I recently began designing a generalized front-end to Fedora, with the goal of allowing domain experts to easily input, share and re-use digital content while at the same time allowing information specialists to design the metadata framework used for those digital objects. In other words, the system can be thought of as a digital asset management system for faculty, facilitated by librarians.
Within the system, digital objects are complex, composed of a set of metadata and one or more files of various types. A digital object can belong to more than one collection, and a basic set of Dublic Core (DC) metadata can be assumed for every digital object, along with one or more metadata profiles, or templates that are defined by collection.
The metadata profiles will be designed by librarians and implemented with the help of developers informed by the needs of the faculty populating the collection. These metadata profiles will be designed to accommodate an arbitrary number of fields of arbitrary types, so the structure of any collection’s metadata can’t be known at (system) design time, as specifying this structure is a function of the system itself. Designing the data model for this aspect of the system began as an interesting puzzle that as I unraveled it, started to look like an increasingly elaborate version of the Entity-Attribute-Value (EAV) model, as shown in this partial ER diagram:
(I created this ER diagram in Open Office Impress, and the diamond arrow heads were the closest thing I could find to crow’s feet.)
EAV models are a popular method of storing what are essentially key-value pairs, and the approach is commonly used in applications for storing global configuration information. I have especially seen this technique widely used in PHP applications, where it is implemented as a single table or as a few fields within a larger, existing table.
There are a number of disadvantages to modeling data in this way, and essentially it boils down to storing data in a way that is not optimized for a relational database. Therefore, you will have to code and maintain aspects of the data normally handled automatically by the database.

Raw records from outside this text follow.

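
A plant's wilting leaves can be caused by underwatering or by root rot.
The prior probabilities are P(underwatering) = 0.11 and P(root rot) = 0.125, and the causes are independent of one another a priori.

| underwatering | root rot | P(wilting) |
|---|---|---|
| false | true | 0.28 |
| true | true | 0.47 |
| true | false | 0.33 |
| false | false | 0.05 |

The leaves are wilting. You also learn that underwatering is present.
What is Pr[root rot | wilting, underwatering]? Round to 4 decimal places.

Enumerate both values of root rot and weight by the priors:
  P(wilting | underwatering) = 0.33·0.875 + 0.47·0.125
        = 0.288750 + 0.058750 = 0.347500
Configurations with root rot contribute 0.058750, so
  P(root rot | wilting, underwatering) = 0.058750 / 0.347500 ≈ 0.1691

Pr[root rot | wilting, underwatering] ≈ 0.1691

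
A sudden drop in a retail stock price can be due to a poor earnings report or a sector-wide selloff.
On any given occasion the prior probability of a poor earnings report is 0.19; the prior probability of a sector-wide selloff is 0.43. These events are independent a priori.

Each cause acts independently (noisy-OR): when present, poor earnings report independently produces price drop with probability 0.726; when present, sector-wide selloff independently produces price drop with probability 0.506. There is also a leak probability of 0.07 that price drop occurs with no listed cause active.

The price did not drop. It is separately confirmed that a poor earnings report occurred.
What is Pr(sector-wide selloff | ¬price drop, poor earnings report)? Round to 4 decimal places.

Pr(sector-wide selloff | ¬price drop, poor earnings report) ≈ 0.2715

Under noisy-OR, P(price drop | causes) = 1 − (1−0.07)·∏(1−qᵢ) over the active causes.
P(¬price drop | poor earnings report) = 0.25482·0.57 + 0.125881·0.43 = 0.145247 + 0.054129 = 0.199376
The sector-wide selloff-present share is 0.125881·0.43 = 0.054129.
So P(sector-wide selloff | ¬price drop, poor earnings report) = 0.054129/0.199376 ≈ 0.2715.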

For example, data integrity issues have to be thought through. In my case, changes to value choices may involve either updating or deleting many value records manually. And to be sure I can accommodate arbitrary values of any type, I will likely define values as a long varchar field, which will mean that I can store large amounts of text, but that the number ’1′ might also be stored as a single value, and I would have to handle its type information carefully.
Querying is also not as straightforward, and the speed of inserts and updates will be slower as what would normally be one database record now consists of an arbitrary number of records. But, I am hopeful that careful planning and clever user interface design–especially an intelligent use of AJAX–can mitigate the performance issues and make the underlying complexity of this approach transparent in the interface.
And its not like using relational databases in ways they weren’t intended is anything new. We have seen this when object oriented concepts and full text indexing were added to databases, as well as when XML and spatial data capabilities are added to databases. In fact, other alternatives I considered included storing the values as XML data within the digital_object table in a single long varchar field for each record, or perhaps even storing serialized objects as a binary BLOB field in the digital_object table. However, these approaches seem to have many of the same limitations as the EAV approach, and in fact, may make the data values more difficult to retrieve and manipulate, especially in a relational database that does not natively support an XML data type, for example. So, although I’m aware of the limitations of EAV, and I’m uneasy about certain aspects of it from a design standpoint, it seems to be the best option for handling my requirements in which managing the digital object metadata will likely be the largest core feature of this application.
And many of the limitations of EAV may not directly apply in my application, which will be primarily focused on managing one digital object at a time, with browsing likely to be based on things like collections or tags, in which case, only the common DC metadata would be retrieved from the database for display. And, I was already anticipating using a full text search engine like Lucene anyway, so many of the above difficulties not already addressed should be less relevant.
The current anticipated deployment will be into JRuby on Rails (or would that be Rails on JRuby?), so somewhat ironically, I expect that the dynamically typed nature of the language will help me deal with different data types more efficiently. I also suspect that I can find a concise way to handle validation in the code also.
Its interesting to note that there are two Rails plugins that appear to implement the EAV model: Acts as Configurable and Flex Attributes. These take a much simpler approach to EAV and seem to be designed to handle the common situation I mentioned above of storing global configuration data in the database, although my current limited knowledge of Ruby and Rails prevents me from fairly evaluating either of them.
Ultimately, this design is likely to continue evolving in unexpected ways. I would be interested in people’s reactions to using the EAV approach in the context I have described, especially if those people have implemented similar features in applications in the past. I would be especially interested in hearing about another, hopefully better design alternative that would still meet the basic requirements I have described above.